Of course, the great risk of satire is that real life often catches up sooner than you’d expect. In fact, we’re now on the verge of a massive explosion in satellite weather data that will further revolutionize time spent checking what it’s doing outside. That dog-walking app might not be so far-fetched after all.

This week, the next generation in weather prediction was unveiled with the operational debut of Japan’s Himawari 8 geostationary meteorological satellite. It will be followed in the next two years by a pair of American weather satellites with similar capabilities. These new additions to Earth’s orbit can take much sharper and faster pictures of changing weather conditions, allowing for smooth movie-like feeds instead of those jumpy images of spinning cyclones we now suffer through. (Himawari 8 can map all of Japan in 2.5 minutes, compared to the half-hour required by its predecessor.) They will also be the first weather satellites to transmit in full colour. The difference for weather fans will be like going from Buster Keaton to Avengers: Age of Ultron in a flash.

Beyond providing more attractive weather footage, these next-generation weather satellites can track 16 different types of information; existing satellites cover only five bands of data. This means more accurate predictions for hurricanes, cyclones and typhoons, better monitoring of actual and potential forest fires, more detailed tracking of global pollution, fog, dust, lightning and volcanoes, as well as greater precision for all those routine weather tasks, such as figuring out if it’s going to rain on your kid’s baseball tournament.

The new satellites mark a turning point in weather knowledge that will provide a surprisingly broad array of benefits, from better GPS signals for drivers to crucial new information for farmers and boaters. During the test phase of the American satellite system, it was possible to alert Chicago’s O’Hare airport of an approaching fog patch, something that is currently very difficult to predict. This allowed the airport to avoid last-minute diversions and cancellations. The fuel savings generated by this one incident were estimated at US$600,000; future annual savings for the American airline industry could total US$170 million. Of course, the value of preventing a single catastrophic air crash due to volcanic ash or other environmental turbulence would be inestimable.

Because Canada overlaps much of the American satellites’ planned range, most of us also stand to benefit from this looming weather-info revolution. Unfortunately, the northern half of most provinces, and the entire Arctic region, are out of range of their fixed orbits. The Canadian Space Agency’s Polar Communications and Weather Mission is meant to patch this gap by launching a similarly advanced satellite focused on the top of the world, although this project is many years from fruition.

While the Internet and deep-space exploration get all the 21st-century scientific glory, we should properly acknowledge how far we’ve come in predicting the weather—and how much we’ve come to rely upon it.

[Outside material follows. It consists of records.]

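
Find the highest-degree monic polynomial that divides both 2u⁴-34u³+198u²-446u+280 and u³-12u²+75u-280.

Euclidean algorithm in ℚ[u]:
  2u⁴-34u³+198u²-446u+280 = (2u-10)(u³-12u²+75u-280) + (-72u²+864u-2520)
  u³-12u²+75u-280 = (-(1/72)u)(-72u²+864u-2520) + (40u-280)
  -72u²+864u-2520 = (-(9/5)u+9)(40u-280) + (0)
Last nonzero remainder: 40u-280. Dividing through by 40 gives the monic gcd u-7.

u-7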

Weather forecasts were once the stuff of achy knees and barometer readings. Today, they’re technological marvels that offer many real, if often overlooked, benefits for society at large, as well as in our own personal lives, from making weekend plans to keeping us safer when we travel.

“Some are weather-wise,” Benjamin Franklin once wrote in his Poor Richard’s Almanack, “some are otherwise.” Soon we will all be much weather-wiser than before.